Donc travailler plus pour … travailler plus ! Ou plus exactement comme
le dit Xavier Bertrand utilisant les traditionnels
éléments de langage : «
travailler davantage » et … «
faire travailler davantage de
monde » Ce qui ne manquera pas de vous étonner, puisque si les entreprises peuvent varier le temps de travail à leur guise, pourquoi
embaucheraient-elles ?
Mais, direz-vous, où vont-ils chercher tout ça ?
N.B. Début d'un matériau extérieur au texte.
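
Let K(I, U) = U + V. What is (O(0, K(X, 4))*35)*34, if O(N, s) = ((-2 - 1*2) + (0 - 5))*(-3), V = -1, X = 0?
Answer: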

Eh bien tout simplement auprès des organisations patronales comme le Medef ou l’Afep pour la mort de la durée légale du travail est un combat idéologique et des think tanks libéraux ou ultra
libéraux, proches :
Fondation Concorde,
Institut Montaigne,
Fondapol, ou
Ifrap
Ifrap, dont l'une des propositions pourrait bien être lancée par, dans les jours ou semaines à venir, par un membre du gouvernement ou de l’UMP. En effet, dopés par leurs discours sur la
compétitivité, il ne serait pas étonnant de les entendre parler de : la
suppression du SMIC universel au profit d’un
SMIC par branche proposée par le think tank.
Ifrap : « (…)
La France est le pays où le Smic horaire est le plus élevé,
Luxembourg exclu, et le seul qui présente la particularité d’être à la fois fixé par la seule intervention du législateur, sans négociation entre partenaires sociaux, totalement rigide et
s’appliquant de façon uniforme à tous les salariés sans distinction d’âge, d’activité ni de région, et révisable de façon automatique (…) »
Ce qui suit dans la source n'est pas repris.